As-You-Like-It Curry

A simple and delicious curry recipe with a license to customize.
Servings 8
Author Wendy Arneberg


  • 3 tbsp olive oil
  • 1 small onion
  • 2 cloves garlic minced
  • 2 tbsp curry powder be generous
  • 1 tsp ground cinnamon
  • 1 tsp paprika
  • 1 bay leaf
  • 1 tbsp fresh ginger root grated
  • 1 tsp sugar
  • 2 tsp salt
  • 1 cup plain Greek yogurt
  • 1 can coconut milk
  • 4-6 cups chopped vegetables use your favorites
  • 2 cups cut up rotisserie chicken [optional]
  • 2 tbsp lemon juice
  • 1/4 tsp cayenne pepper
  • 2 cups cashews [optional]
  • 1 cup flaked coconut


  • Cut up all veggies and set aside in bowls. Divide the veggies that take a long time to cook from the ones that take less time.
    For example if you are using potatoes or sweet potatoes, they take longer to cook than asparagus and broccoli. 4 cups of veggies will result in a more saucy curry. 6 cups of veggies will result in a more stew-like curry.

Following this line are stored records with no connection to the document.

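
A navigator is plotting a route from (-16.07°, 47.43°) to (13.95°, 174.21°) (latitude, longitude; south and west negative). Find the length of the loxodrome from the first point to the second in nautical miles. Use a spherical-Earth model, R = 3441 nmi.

7738 nmi

Δψ = ln[tan(π/4+φ₂/2)/tan(π/4+φ₁/2)] = +0.5301;  Δφ = +0.5239 rad,  Δλ = +2.2127 rad
q = Δφ/Δψ = 0.9883
d = R·√(Δφ² + q²Δλ²) = 3441·2.24877 = 7738 nmi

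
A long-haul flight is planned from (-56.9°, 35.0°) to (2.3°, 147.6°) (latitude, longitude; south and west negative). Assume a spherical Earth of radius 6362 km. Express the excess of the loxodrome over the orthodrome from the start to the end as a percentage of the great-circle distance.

Great circle: σ = 1.8166 rad → d_gc = Rσ = 11557.1 km
Rhumb: Δφ = +1.0332, Δλ = +1.9652, Δψ = +1.2536, q = Δφ/Δψ = 0.8242 → d_rh = R√(Δφ²+q²Δλ²) = 12222.9 km
Excess = (12222.9 − 11557.1) / 11557.1 = 665.8 / 11557.1 = 5.76% ≈ 5.8%

5.8%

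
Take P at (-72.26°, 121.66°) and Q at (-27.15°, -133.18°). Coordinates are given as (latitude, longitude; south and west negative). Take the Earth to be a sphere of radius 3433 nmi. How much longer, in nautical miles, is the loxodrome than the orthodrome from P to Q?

415 nmi

Great circle: cos σ = sin φ₁ sin φ₂ + cos φ₁ cos φ₂ cos Δλ,  σ = 1.1985 rad → d_gc = 4114.6 nmi
Rhumb line: Δψ = +1.3649, q = Δφ/Δψ = 0.5768, d_rh = R√(Δφ²+q²Δλ²) = 4529.5 nmi
Excess = 4529.5 − 4114.6 = 414.9 ≈ 415 nmi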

If you are like me and tend to be over zealous with your vegetables, you can always add another cup of Greek yogurt at the end to create more sauce. 
    If you are adding chicken, cut up about 2 cups and set aside.
  • Measure your spices (curry, cinnamon, paprika, bay leaf, fresh finger root, sugar, salt) into a small bowl and set aside.
  • Mix the lemon juice and cayenne pepper together in a small bowl and set aside.
  • Heat olive oil in a skillet over medium heat. Sauté onion and garlic until lightly browned. (If you are using red peppers as one of your veggies, sauté this at the same time as well to bring out its flavor.) 
  • Add spices and continue sautéing while continuously stirring for 1 minute.
  • Add yogurt, coconut milk and vegetables that take longer to cook (ie: sweet potatoes/potatoes). Bring to a boil, reduce heat, and simmer covered for 15 minutes or until the first set of vegetable are almost soft. 
  • Add the remaining veggies and chopped chicken. Cover and simmer for another 15 minutes, or until all veggies are done to your liking. 
    Remove bay leaf, and stir in lemon juice and cayenne pepper. Simmer for 5 more minutes.
  • Serve over rice, cauliflower rice, or noodles. Top with cashews and/or flaked coconut.